Frequently, doctors suggest patients who are struggling with alcohol problems should attend AA. A researcher doesn't dispute the suggestion, but encourages doctors give it a try themselves first, so they know precisely what course of recovery they are recommending, as noted in this examiner.com article I posted this morning.
According to an April 30 news release by The Partnership at Drugfree.org, doctors who encourage patients with alcohol use disorders to attend the 12-step program Alcoholics Anonymous (AA) should try it themselves so they know more about which they speak. A estimated 60 percent of emergency room admissions are alcohol-related and as many as 21 million adult Americans have an alcohol problem.
“Any doctor treating addicted people should go to at least a few AA meetings, so they can discuss it with patients in a knowledgeable way,” says Marc Galanter, MD, Professor of Psychiatry and Director of the Division of Alcoholism and Drug Abuse at NYU Langone Medical Center. “It’s very experiential, and doctors should have a sense of it. They should also learn the steps of AA.”
This could be helpful to doctors addressing one objection often plaguing AA: Is it spiritual? Or religious? Galanter says, “That’s a particular kind of experience that is not necessarily what clinicians would expect. It’s important for them [doctors] to appreciate it, because that’s what their patients will encounter.”
The same recommendation could be made for court officials who dispatch intoxicated driving or disorderly conduct offenders to the 12-step program.
Not all AA meetings are open to visitors, like physicians, who personally do not have a problem with alcohol abuse of the disease of alcoholism. On local listings of 12-step meetings, some will be listed as “closed,” meaning they are only for AA members with a desire to stop drinking. “Open” meetings do not close their doors to participation by non-alcoholics and generally welcome anyone – especially professionals – with an interest in learning more about the program of recovery. If a meeting is not designated as either open or closed, the assumption is that it is a closed meeting.

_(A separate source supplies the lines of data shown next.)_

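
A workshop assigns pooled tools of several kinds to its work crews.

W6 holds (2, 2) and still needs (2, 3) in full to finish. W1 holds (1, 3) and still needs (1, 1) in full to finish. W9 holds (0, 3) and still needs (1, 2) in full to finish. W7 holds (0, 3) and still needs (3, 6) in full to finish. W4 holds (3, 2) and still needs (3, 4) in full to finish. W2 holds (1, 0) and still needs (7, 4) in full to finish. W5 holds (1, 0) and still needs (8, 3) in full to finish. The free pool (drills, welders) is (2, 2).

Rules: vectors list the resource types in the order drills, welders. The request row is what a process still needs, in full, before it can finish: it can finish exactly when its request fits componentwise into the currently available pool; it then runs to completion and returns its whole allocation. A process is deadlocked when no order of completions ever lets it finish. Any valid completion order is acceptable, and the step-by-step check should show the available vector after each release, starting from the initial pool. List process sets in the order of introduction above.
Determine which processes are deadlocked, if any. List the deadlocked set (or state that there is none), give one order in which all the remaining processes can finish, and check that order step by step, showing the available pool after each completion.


The deadlocked set is empty.
Key observation: the pool covers W9 at once, and every later process fits after earlier releases.
A valid finishing order for the others: W9, W6, W1, W4, W2, W5, W7. Check, step by step:
  pool = (2, 2)
  W9: need (1, 2) fits (2, 2); releases (0, 3), pool now (2, 5)
  W6: need (2, 3) fits (2, 5); releases (2, 2), pool now (4, 7)
  W1: need (1, 1) fits (4, 7); releases (1, 3), pool now (5, 10)
  W4: need (3, 4) fits (5, 10); releases (3, 2), pool now (8, 12)
  W2: need (7, 4) fits (8, 12); releases (1, 0), pool now (9, 12)
  W5: need (8, 3) fits (9, 12); releases (1, 0), pool now (10, 12)
  W7: need (3, 6) fits (10, 12); releases (0, 3), pool now (10, 15)


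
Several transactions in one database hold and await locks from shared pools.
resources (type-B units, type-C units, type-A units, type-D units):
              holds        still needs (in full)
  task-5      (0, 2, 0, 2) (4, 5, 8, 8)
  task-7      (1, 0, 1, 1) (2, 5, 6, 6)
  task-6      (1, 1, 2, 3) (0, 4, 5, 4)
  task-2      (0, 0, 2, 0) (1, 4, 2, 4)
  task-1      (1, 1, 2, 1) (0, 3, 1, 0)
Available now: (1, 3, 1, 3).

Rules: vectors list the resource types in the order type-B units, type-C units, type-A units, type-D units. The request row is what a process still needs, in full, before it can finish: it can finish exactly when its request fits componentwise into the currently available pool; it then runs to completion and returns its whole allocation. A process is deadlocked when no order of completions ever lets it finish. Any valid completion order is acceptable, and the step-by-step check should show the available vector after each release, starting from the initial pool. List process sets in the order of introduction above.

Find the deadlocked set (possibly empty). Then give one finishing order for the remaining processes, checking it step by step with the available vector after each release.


No process is deadlocked.
Key observation: task-1 can run right away; the returned allocation unlocks the remaining processes in turn.
A valid finishing order for the others: task-1, task-2, task-6, task-7, task-5. Verifying each step:
  pool = (1, 3, 1, 3)
  task-1: need (0, 3, 1, 0) fits (1, 3, 1, 3); releases (1, 1, 2, 1), pool now (2, 4, 3, 4)
  task-2: need (1, 4, 2, 4) fits (2, 4, 3, 4); releases (0, 0, 2, 0), pool now (2, 4, 5, 4)
  task-6: need (0, 4, 5, 4) fits (2, 4, 5, 4); releases (1, 1, 2, 3), pool now (3, 5, 7, 7)
  task-7: need (2, 5, 6, 6) fits (3, 5, 7, 7); releases (1, 0, 1, 1), pool now (4, 5, 8, 8)
  task-5: need (4, 5, 8, 8) fits (4, 5, 8, 8); releases (0, 2, 0, 2), pool now (4, 7, 8, 10)


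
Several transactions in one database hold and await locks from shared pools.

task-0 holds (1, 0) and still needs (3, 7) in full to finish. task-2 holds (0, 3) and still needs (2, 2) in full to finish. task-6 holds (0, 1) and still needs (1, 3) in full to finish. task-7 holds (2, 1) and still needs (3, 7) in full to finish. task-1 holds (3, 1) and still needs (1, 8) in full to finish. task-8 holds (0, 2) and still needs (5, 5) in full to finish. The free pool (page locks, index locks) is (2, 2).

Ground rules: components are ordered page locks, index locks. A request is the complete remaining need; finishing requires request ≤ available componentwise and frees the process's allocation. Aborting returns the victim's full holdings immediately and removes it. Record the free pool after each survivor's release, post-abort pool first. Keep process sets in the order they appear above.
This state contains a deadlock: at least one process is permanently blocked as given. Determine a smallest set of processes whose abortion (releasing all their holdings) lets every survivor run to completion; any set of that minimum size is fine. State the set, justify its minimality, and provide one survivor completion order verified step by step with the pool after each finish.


The answer: abort task-7.
Key observation: task-0 was stuck for good until task-7 gave back (2, 1); in the order shown it finishes at step 3.
No smaller set exists: with zero aborts the deadlock remains.
Survivors finish in the order: task-2, task-6, task-0, task-8, task-1. Walking it through (pool after the aborts first):
  pool = (4, 3)
  task-2 needs (2, 2) <= (4, 3) -> finishes; pool += (0, 3) = (4, 6)
  task-6 needs (1, 3) <= (4, 6) -> finishes; pool += (0, 1) = (4, 7)
  task-0 needs (3, 7) <= (4, 7) -> finishes; pool += (1, 0) = (5, 7)
  task-8 needs (5, 5) <= (5, 7) -> finishes; pool += (0, 2) = (5, 9)
  task-1 needs (1, 8) <= (5, 9) -> finishes; pool += (3, 1) = (8, 10)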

Galanter's soon-to-be-published research deals only with AA. There are other support groups for those with drinking problems as well. Women for Sobriety is one well-known alternative for women who prefer to recover with other women. Self-Management and Recovery Training (SMART) may be a more suitable secular alternative to those struggling with alcohol who also struggle with spirituality.
-- from examiner.com
Would a physician recommend a medication without knowing or studying its interaction with other things a patient is taking? Unlikely. If a patient has strenuous objection to spirituality and a doc recommends AA, he could be recommending a course of recovery with a negative interaction with other parts of a patient's well-being. AA is the most well-known among support groups, and is often the recommendation of courts and doctors alike when they are faced with troubling alcohol cases. The recommendation is well-intentioned. But is it appropriate? AA is not for everyone. SMART is not for everyone. And some patients may not be ready (yet) for a course of action at all. Instead of reaching for the quick solution to get a person out of the examination room or the court, the researcher is spot-on in suggesting that the professional recommendation (or sentence) be experienced in person by the professional first.